むくれる蓮に謝りながら、重國はふむ、と話に乗る。

「あくまで印象の話じゃが、それだけでは何か弱い気がするのぅ」

あの怪物が秘匿するモノ。

それがただ世界最高クラスのスパコンとかだったらどんなにいいだろう。

最高のその先。

究極の奥底。

いつだってそこを見据え、そこと向き合うあの男を掴むには、自身も同じ場所に立つしかないのだろうか。

う〜ん、と頭を抱える少年を眺めながら、老人はふっと吐息を吐いた。

「……まぁ、儂から話せるのはこれくらいで打ち止めかの」

「まだ隠してるとかはナシだよ」

「かはは、君に話したこの情報だけで何人死体が出るか分からんくらいじゃぞ?」

割と冗談抜きなのだが、蓮はそれでもまだ引っかかっているように眉を寄せていたが、やがて諦めたのか小さくため息をつく。

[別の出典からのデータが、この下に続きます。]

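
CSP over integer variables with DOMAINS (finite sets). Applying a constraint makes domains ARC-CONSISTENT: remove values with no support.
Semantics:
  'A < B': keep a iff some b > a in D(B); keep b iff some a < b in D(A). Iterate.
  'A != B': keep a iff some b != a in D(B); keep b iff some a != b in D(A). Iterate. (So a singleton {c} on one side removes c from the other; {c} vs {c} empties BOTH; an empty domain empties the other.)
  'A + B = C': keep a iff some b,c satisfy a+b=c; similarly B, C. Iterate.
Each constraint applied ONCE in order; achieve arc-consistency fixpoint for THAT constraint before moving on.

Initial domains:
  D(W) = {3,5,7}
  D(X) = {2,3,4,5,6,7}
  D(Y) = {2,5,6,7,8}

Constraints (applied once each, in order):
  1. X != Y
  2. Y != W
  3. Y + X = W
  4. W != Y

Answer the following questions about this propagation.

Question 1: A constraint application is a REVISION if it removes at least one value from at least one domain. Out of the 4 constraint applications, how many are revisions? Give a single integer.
Constraint 1 (X != Y) on D(X)={2,3,4,5,6,7} D(Y)={2,5,6,7,8}: no change => not a revision
Constraint 2 (Y != W) on D(Y)={2,5,6,7,8} D(W)={3,5,7}: no change => not a revision
Constraint 3 (Y + X = W) on D(Y)={2,5,6,7,8} D(X)={2,3,4,5,6,7} D(W)={3,5,7}: Y {2,5,6,7,8}->{2,5}; X {2,3,4,5,6,7}->{2,3,5}; W {3,5,7}->{5,7} => REVISION
Constraint 4 (W != Y) on D(W)={5,7} D(Y)={2,5}: no change => not a revision
Total revisions = 1

Answer: 1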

「……ま、シゲさん相手に腹芸なんてできないしね。今日のトコは帰るよ」

「送らせよう」

ありがと、という言葉を聞きながら、重國は木瀬を呼ぼうとした口をふと少年に向ける。

「そういえば蓮君。今日は木綿季ちゃんはどうしたんじゃ?」

車椅子で繰り出そうとしていた少年は、寸前で立ち止まり、しかし振り向きはせずに言葉を紡いだ。

「今日は……外せない用事があるってさ」

「……そう、か」

少年の声のトーンに何か引っかかりを覚えたが、老人はあえて何も聞かなかった。

「ではまたのぅ、蓮君。今度は依頼など抜きで会いたいものじゃ」

「はは、まったくだね」

ひらひらと手を振って、蓮はゆっくりと退出していった。

重國はその車椅子の背を、消えてもなおいつまでも見送っていた。










高級車でも、乗るのが六度目となれば目新しさも減るというものだ。

仄暗く染まった車窓の景色をぼーっと眺めながら、小日向蓮はそう思った。白と黒に分かたれた世界の中で、景色だけが後ろへとスッ飛んでいく。

それらの動きを何となく追っていた少年は、無論何も考えていないという訳ではない。